Written travelling across Europe, to fulfil various speaking engagements, it is a loose-knit assemblage of random reflections, but unified in a consistent analysis of the current capitalist crisis.
Berardi is part of the “autonomist” school in Italian marxism. This tendency was the first to try and grapple with changes in advanced capitalism during the late twentieth century.
Instead of concentrating on the traditional working class, autonomists, like Berardi and Antonio Negri, recognised the changing class composition of capitalism.
Italian communism had previously developed a strong class base among the manual workers, in factories like Fiat.
Western capitalism, however, began exporting manufacturing jobs offshore to cheap labour economies, in the global
south.
In the West, therefore, the nature of the subsumption of labour began to change, replacing of the manual wage earner.
In its place has arisen the role of cognitive labour: those who work with information, computers, symbols.

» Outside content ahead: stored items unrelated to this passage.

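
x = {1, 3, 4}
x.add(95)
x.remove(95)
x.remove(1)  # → {3, 4}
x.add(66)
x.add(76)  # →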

Although initially these appear to be very different from the old proletariat, Berardi examines their imprisonment in an economy trapped in short term contracts.
The drive to develop one’s own ‘brand’, to market oneself to prospective empowers was supposed to be liberating, as one was free to go wherever one wanted.
But, in practice, this of course led to the classic atomisation of the workers, as individualised ‘free labour’; free to sell one’s labour, but with no security.
Berardi has therefore coined the term, the ‘cognitariat’, to refer to this fresh expression of exploitation in postmodern, techno-capitalist society.
In “The soul at work”, Berardi writes that the ‘soul’ has been taken out of our working lives. Here and in “The Uprising”, he suggests we need to restore creativity and poetry to our lives.
Instead of a unified, or simple, depiction of the current situation, however, Berardi borrows from Felix Guattari’s ‘schizo-analysis’, to portray its many-faceted, complexity. For example, his book, “After the future”, exposes the lack of hope for the future in current ideological thought; because our optimism about ‘progress’ has vanished under the impact of repeated crises.
In his new book, he celebrates that his predictions of catastrophe in Europe were correct, claiming that this has caused a closure on new radical possibilities.
Consequently, like fellow autonomist Paolo Virno, he recommends an ‘exodus’, or withdrawal, from the wage economy; the creation of autonomous enclaves of artistic creativity.
In face of complete intransigence among the commanding elites, this option is attractive; however, it may also be an abdication.
Does withdrawal not mean the abandonment of hope for the whole, for society-wide transformation?
And would this not indicate that Berardi remains stuck in the same future-loss he discerns and decries in others?